Improving physical fitness
Hello Dr.
Lee, I am 169 cm tall and weigh 65 kg, with a BMI of 22.76 (considered normal).
My flexibility score is 25 (average), muscle strength is 27 (average), and cardiovascular endurance is 71.43 (excellent).
I have a regular exercise routine, cycling four times a week for one hour each time, maintaining a heart rate of 120-140 bpm.
Additionally, I jog 7 km once a week.
Is a BMI of 22.7 considered underweight? Others say I appear too thin, but I am only concerned about my health.
Are there any specific things I should pay attention to? Is higher cardiovascular endurance more beneficial for health? For example, if I were to train my cardiovascular endurance to 100, would that have any health benefits?
Para, 40~49 year old female. Ask Date: 2017/10/10
Dr. Li Weiqiang reply Physical Fitness
Hi: Q1: Height 169 cm, weight 65 kg, BMI: 22.76 (considered normal), flexibility: 25 (average), muscle strength: 27 (average), cardiovascular endurance: 71.43 (very good).
You have a regular exercise habit, cycling four times a week for one hour each time, with a heart rate of 120-140 bpm.
Additionally, you jog once a week for 7 km.
Is a BMI of 22.7 considered thin? A1: It is not considered too thin; a BMI below 18 is classified as underweight.
I believe you are within the normal range, and you shouldn't worry about others' opinions—being healthy is what matters! Q2: Is higher cardiovascular endurance better for health?

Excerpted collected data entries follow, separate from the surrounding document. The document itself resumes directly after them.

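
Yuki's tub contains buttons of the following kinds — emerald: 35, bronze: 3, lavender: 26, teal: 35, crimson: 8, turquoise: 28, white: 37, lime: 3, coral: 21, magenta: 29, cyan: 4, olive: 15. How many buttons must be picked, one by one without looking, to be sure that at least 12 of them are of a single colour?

107

Pigeonhole: the 12 colours are the holes; the buttons drawn are the pigeons.
To avoid 12 of any one colour, the worst case takes at most 11 of each colour, or every button of a colour that has fewer than 11.
That gives 11 + 3 + 11 + 11 + 8 + 11 + 11 + 3 + 11 + 11 + 4 + 11 = 106 buttons with no colour reaching 12.
The next button forces some colour to 12, so 106 + 1 = 107.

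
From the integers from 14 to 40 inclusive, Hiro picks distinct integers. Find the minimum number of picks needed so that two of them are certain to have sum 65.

A set avoiding the sum 65 can contain at most one of each pair {x, 65−x}, plus the 11 elements whose complement lies outside the range.
The integers 14, …, 32 (19 of them) are such a set: any two sum to at least 14+15 = 29 and at most 31+32 = 63 < 65.
By pigeonhole, any 20th integer completes one of the 8 pairs, so 20 choices force a sum of 65.

20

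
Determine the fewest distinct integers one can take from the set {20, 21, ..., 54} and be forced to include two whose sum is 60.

Group the elements by complementary pair {x, 60−x}: {20,40}, {21,39}, {22,38}, …, giving 10 two-element pairs, the single value 30 (it cannot pair with itself since the integers are distinct), and 14 integers whose partner 60−x falls outside [20,54].
By pigeonhole, treating each of those 25 groups as a pigeonhole, one can pick one integer per group — 25 integers — with no two summing to 60.
The 26th integer lands in an occupied pair, forcing a sum of 60.

26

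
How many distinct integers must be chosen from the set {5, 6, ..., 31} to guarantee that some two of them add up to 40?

17

Two chosen integers sum to 40 exactly when both halves of some pair {x, 40−x} with 9 ≤ x ≤ 40−x ≤ 31 are chosen — 11 such pairs.
The remaining 5 elements (those with no distinct partner in range) can never complete a 40-sum, so the worst case takes all of them and one from each pair: 5 + 11 = 16.
By pigeonhole, the 17th integer has to be the second member of some pair, so 16 + 1 = 17.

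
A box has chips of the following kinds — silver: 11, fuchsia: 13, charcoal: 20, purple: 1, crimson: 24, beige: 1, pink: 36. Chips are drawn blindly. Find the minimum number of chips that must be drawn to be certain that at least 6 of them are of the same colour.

28

An adversary could hand out at most 5 chips per colour (purple, beige run out sooner): 5 + 5 + 5 + 1 + 5 + 1 + 5 = 27 chips and still no colour has 6.
One more chip lands in a colour already at 5, so 28 draws are enough and 27 are not.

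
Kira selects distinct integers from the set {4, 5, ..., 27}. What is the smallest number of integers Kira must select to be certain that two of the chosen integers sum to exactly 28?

Two chosen integers sum to 28 exactly when both halves of some pair {x, 28−x} with 4 ≤ x ≤ 28−x ≤ 24 are chosen — 10 such pairs.
The remaining 4 elements (those with no distinct partner in range) can never complete a 28-sum, so the worst case takes all of them and one from each pair: 4 + 10 = 14.
By pigeonhole, the 15th integer has to be the second member of some pair, so 14 + 1 = 15.

15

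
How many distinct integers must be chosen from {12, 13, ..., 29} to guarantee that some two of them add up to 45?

A set avoiding the sum 45 can contain at most one of each pair {x, 45−x}, plus the 4 elements whose complement lies outside the range.
The integers 12, …, 22 (11 of them) are such a set: any two sum to at least 12+13 = 25 and at most 21+22 = 43 < 45.
Pigeonhole: any 12th integer completes one of the 7 pairs, so 12 choices force a sum of 45.

12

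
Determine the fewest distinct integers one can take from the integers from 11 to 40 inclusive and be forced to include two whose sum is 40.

22

Two chosen integers sum to 40 exactly when both halves of some pair {x, 40−x} with 11 ≤ x ≤ 40−x ≤ 29 are chosen — 9 such pairs.
The remaining 12 elements (those with no distinct partner in range) can never complete a 40-sum, so the worst case takes all of them and one from each pair: 12 + 9 = 21.
The 22nd integer has to be the second member of some pair, so 21 + 1 = 22.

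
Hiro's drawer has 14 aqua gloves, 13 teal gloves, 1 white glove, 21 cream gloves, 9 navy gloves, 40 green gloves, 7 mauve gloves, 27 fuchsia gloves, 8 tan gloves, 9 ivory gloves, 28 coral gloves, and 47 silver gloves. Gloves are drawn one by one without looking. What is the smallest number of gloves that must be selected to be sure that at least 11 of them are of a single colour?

105

An adversary could hand out at most 10 gloves per colour (5 colours run out sooner): 10 + 10 + 1 + 10 + 9 + 10 + 7 + 10 + 8 + 9 + 10 + 10 = 104 gloves and still no colour has 11.
Pigeonhole: one more glove lands in a colour already at 10, so 105 draws are enough and 104 are not.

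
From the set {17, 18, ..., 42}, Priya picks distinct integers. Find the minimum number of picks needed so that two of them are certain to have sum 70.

Group the elements by complementary pair {x, 70−x}: {28,42}, {29,41}, {30,40}, …, giving 7 two-element pairs; the single value 35 (it cannot pair with itself since the integers are distinct); and 11 integers whose partner 70−x falls outside [17,42].
Pigeonhole: treating each of those 19 groups as a pigeonhole, one can pick one integer per group — 19 integers — with no two summing to 70.
The 20th integer lands in an occupied pair, forcing a sum of 70.

20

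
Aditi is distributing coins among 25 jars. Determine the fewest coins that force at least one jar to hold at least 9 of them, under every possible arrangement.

With 200 coins one could put exactly 8 in each of the 25 jars, and no jar would reach 9.
Pigeonhole: one more coin must land in a jar that already has 8, giving it 9.
So 25 × 8 + 1 = 201 coins are required.

201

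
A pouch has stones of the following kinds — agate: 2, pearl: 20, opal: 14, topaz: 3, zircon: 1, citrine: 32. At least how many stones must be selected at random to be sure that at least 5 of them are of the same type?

The 6 types are the holes; the stones drawn are the pigeons.
To avoid 5 of any one type, the worst case takes at most 4 of each type, or every stone of a type that has fewer than 4.
That gives 2 + 4 + 4 + 3 + 1 + 4 = 18 stones with no type reaching 5.
The next stone forces some type to 5, so 18 + 1 = 19.

19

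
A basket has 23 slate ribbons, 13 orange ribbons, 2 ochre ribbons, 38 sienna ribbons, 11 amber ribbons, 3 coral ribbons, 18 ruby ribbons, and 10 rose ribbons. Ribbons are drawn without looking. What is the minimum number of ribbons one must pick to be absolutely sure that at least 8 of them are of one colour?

48

The 8 colours are the holes; the ribbons drawn are the pigeons.
To avoid 8 of any one colour, the worst case takes at most 7 of each colour, or every ribbon of a colour that has fewer than 7.
That gives 7 + 7 + 2 + 7 + 7 + 3 + 7 + 7 = 47 ribbons with no colour reaching 8.
The next ribbon forces some colour to 8, so 47 + 1 = 48.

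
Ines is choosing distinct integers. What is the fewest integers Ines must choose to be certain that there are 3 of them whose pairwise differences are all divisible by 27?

Integers whose pairwise differences are multiples of 27 are exactly those sharing a remainder mod 27. The 27 residue classes mod 27 are the pigeonholes.
With 54 integers one could put 2 in each residue class and have no class reach 3.
The 55th integer pushes some class to 3, so 27·2 + 1 = 55.

55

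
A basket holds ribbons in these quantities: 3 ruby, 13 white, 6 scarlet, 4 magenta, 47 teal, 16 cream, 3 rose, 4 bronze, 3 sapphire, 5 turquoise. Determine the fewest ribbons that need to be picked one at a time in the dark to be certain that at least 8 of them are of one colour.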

For example, if cardiovascular endurance is trained to 100.
A1: It depends on the type of exercise you want to engage in.
I recommend focusing on improving flexibility and muscle strength, as they are more beneficial for overall health.

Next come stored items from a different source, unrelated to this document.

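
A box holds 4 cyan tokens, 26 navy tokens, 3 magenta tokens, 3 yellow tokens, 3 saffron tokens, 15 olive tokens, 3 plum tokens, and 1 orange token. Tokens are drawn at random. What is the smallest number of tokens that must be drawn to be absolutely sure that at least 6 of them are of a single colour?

Pigeonhole: put each drawn token into a box by colour. The largest draw with every box below 6 takes min(count, 5) from each colour; colours with fewer than 5 contribute all they have.
Σ min(cᵢ, 5) = 4 + 5 + 3 + 3 + 3 + 5 + 3 + 1 = 27.
Draw number 27 + 1 = 28 must push one box to 6.

28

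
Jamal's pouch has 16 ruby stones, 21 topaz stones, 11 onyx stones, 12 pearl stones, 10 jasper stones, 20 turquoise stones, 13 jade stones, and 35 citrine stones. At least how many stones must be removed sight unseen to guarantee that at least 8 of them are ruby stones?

130

In the worst case for collecting ruby stones, every non-ruby stone comes out first.
There are 21 + 11 + 12 + 10 + 20 + 13 + 35 = 122 non-ruby stones altogether.
After those, each further stone must be ruby, so 122 + 8 = 130 draws guarantee 8 ruby stones.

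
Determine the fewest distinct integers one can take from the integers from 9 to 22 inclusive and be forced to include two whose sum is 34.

A set avoiding the sum 34 can contain at most one of each pair {x, 34−x}, plus the 4 elements whose complement lies outside the range or equal to its own complement.
The integers 9, …, 17 (9 of them) are such a set: any two sum to at least 9+10 = 19 and at most 16+17 = 33 < 34.
By the pigeonhole principle, any 10th integer completes one of the 5 pairs, so 10 choices force a sum of 34.

10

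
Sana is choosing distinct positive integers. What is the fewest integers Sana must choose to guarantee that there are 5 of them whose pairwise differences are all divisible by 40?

Integers whose pairwise differences are multiples of 40 are exactly those sharing a remainder mod 40. The 40 residue classes mod 40 are the pigeonholes.
With 160 integers one could put 4 in each residue class and have no class reach 5.
The 161st integer pushes some class to 5, so 40·4 + 1 = 161.

161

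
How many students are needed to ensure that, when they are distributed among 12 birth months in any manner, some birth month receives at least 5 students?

49

With 48 students one could put exactly 4 in each of the 12 birth months, and no birth month would reach 5.
One more student must land in a birth month that already has 4, giving it 5.
So 12 × 4 + 1 = 49 students are required.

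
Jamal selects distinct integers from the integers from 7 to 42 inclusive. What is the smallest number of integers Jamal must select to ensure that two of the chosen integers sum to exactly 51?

20

Two chosen integers sum to 51 exactly when both halves of some pair {x, 51−x} with 9 ≤ x ≤ 51−x ≤ 42 are chosen — 17 such pairs.
The remaining 2 elements (those with no distinct partner in range) can never complete a 51-sum, so the worst case takes all of them and one from each pair: 2 + 17 = 19.
The 20th integer has to be the second member of some pair, so 19 + 1 = 20.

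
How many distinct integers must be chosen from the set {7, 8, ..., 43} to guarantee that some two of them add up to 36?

27

Two chosen integers sum to 36 exactly when both halves of some pair {x, 36−x} with 7 ≤ x ≤ 36−x ≤ 29 are chosen — 11 such pairs.
The remaining 15 elements (those with no distinct partner in range) can never complete a 36-sum, so the worst case takes all of them and one from each pair: 15 + 11 = 26.
By pigeonhole, the 27th integer has to be the second member of some pair, so 26 + 1 = 27.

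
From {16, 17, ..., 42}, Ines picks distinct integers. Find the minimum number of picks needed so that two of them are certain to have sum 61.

Group the elements by complementary pair {x, 61−x}: {19,42}, {20,41}, {21,40}, …, giving 12 two-element pairs and 3 integers whose partner 61−x falls outside [16,42].
Treating each of those 15 groups as a pigeonhole, one can pick one integer per group — 15 integers — with no two summing to 61.
The 16th integer lands in an occupied pair, forcing a sum of 61.

16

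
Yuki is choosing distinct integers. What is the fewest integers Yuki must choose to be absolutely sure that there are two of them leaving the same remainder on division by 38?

39

The 38 residue classes mod 38 are the pigeonholes.
With 38 integers one could put 1 in each residue class and have no class reach 2.
The 39th integer pushes some class to 2, so 38·1 + 1 = 39.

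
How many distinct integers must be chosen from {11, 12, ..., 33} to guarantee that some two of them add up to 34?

A set avoiding the sum 34 can contain at most one of each pair {x, 34−x}, plus the 11 elements whose complement lies outside the range or equal to its own complement.
The integers 17, …, 33 (17 of them) are such a set: any two sum to at least 17+18 = 35 > 34.
Any 18th integer completes one of the 6 pairs, so 18 choices force a sum of 34.

18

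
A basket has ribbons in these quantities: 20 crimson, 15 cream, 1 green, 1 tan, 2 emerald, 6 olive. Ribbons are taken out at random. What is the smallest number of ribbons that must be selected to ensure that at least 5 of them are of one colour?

An adversary could hand out at most 4 ribbons per colour (green, tan, emerald run out sooner): 4 + 4 + 1 + 1 + 2 + 4 = 16 ribbons and still no colour has 5.
One more ribbon lands in a colour already at 4, so 17 draws are enough and 16 are not.

17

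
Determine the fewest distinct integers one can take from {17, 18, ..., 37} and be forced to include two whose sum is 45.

16

Group the elements by complementary pair {x, 45−x}: {17,28}, {18,27}, {19,26}, …, giving 6 two-element pairs and 9 integers whose partner 45−x falls outside [17,37].
By pigeonhole, treating each of those 15 groups as a pigeonhole, one can pick one integer per group — 15 integers — with no two summing to 45.
The 16th integer lands in an occupied pair, forcing a sum of 45.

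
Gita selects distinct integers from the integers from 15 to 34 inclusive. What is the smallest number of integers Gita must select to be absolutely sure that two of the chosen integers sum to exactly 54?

A set avoiding the sum 54 can contain at most one of each pair {x, 54−x}, plus the 6 elements whose complement lies outside the range or equal to its own complement.
The integers 15, …, 27 (13 of them) are such a set: any two sum to at least 15+16 = 31 and at most 26+27 = 53 < 54.
Any 14th integer completes one of the 7 pairs, so 14 choices force a sum of 54.

14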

Wishing you peace and good health.
Sincerely, Dr.
Li Wei-Chiang, Attending Physician, Department of Rehabilitation, Taoyuan Hospital, Ministry of Health and Welfare.
Reply Date: 2017/10/10
More Info
Improving fitness is a multifaceted endeavor that involves understanding various health metrics, including Body Mass Index (BMI), endurance, and the overall benefits of physical activity. Based on your provided information, your height is 169 cm, weight is 65 kg, and your BMI is calculated at 22.76, which falls within the "normal" weight range according to the World Health Organization (WHO) standards. A BMI between 18.5 and 24.9 is generally considered healthy, so you are well within that range.
However, it’s important to note that BMI is a simplistic measure and does not account for muscle mass, bone density, overall body composition, and fat distribution. For instance, athletes often have a higher muscle mass, which can lead to a higher BMI while still being healthy and fit. Therefore, while you may be categorized as "normal" or "slim" based on BMI, it’s crucial to consider other factors such as body composition and how you feel physically.
Your exercise routine of cycling four times a week for an hour and running 7 km once a week indicates a solid commitment to cardiovascular fitness. Maintaining a heart rate of 120-140 beats per minute during these activities suggests that you are engaging in moderate-intensity exercise, which is beneficial for heart health and endurance.
Regarding your question about heart and lung endurance, having a high level of cardiovascular fitness is indeed advantageous for overall health. Improved heart and lung capacity can lead to better oxygen delivery to your muscles, increased stamina, and reduced risk of chronic diseases such as heart disease, diabetes, and hypertension.
If you were to train your heart and lung endurance to a level where your performance metrics (like VO2 max) reached an exceptionally high level, such as 100, it would likely provide significant health benefits. Enhanced endurance can improve your quality of life, increase your ability to perform daily activities, and contribute to longevity. However, it’s essential to balance high-intensity training with adequate recovery to prevent overtraining and injuries.
As for your concerns about being perceived as "too thin," it’s important to focus on how you feel rather than external opinions. If you have energy, feel strong, and are performing well in your physical activities, these are good indicators of health. However, if you notice any signs of fatigue, weakness, or other health issues, it may be worth consulting a healthcare professional or a nutritionist to ensure you are meeting your nutritional needs.
In summary, your current fitness level appears to be healthy, and your exercise routine supports good cardiovascular health. Continue to monitor how you feel, and consider incorporating strength training to enhance muscle mass and overall body composition. This can help you achieve a balanced fitness profile, which is beneficial for both aesthetics and health. Always listen to your body, and if you have specific health concerns or goals, consulting with a healthcare provider or fitness professional can provide personalized guidance tailored to your needs.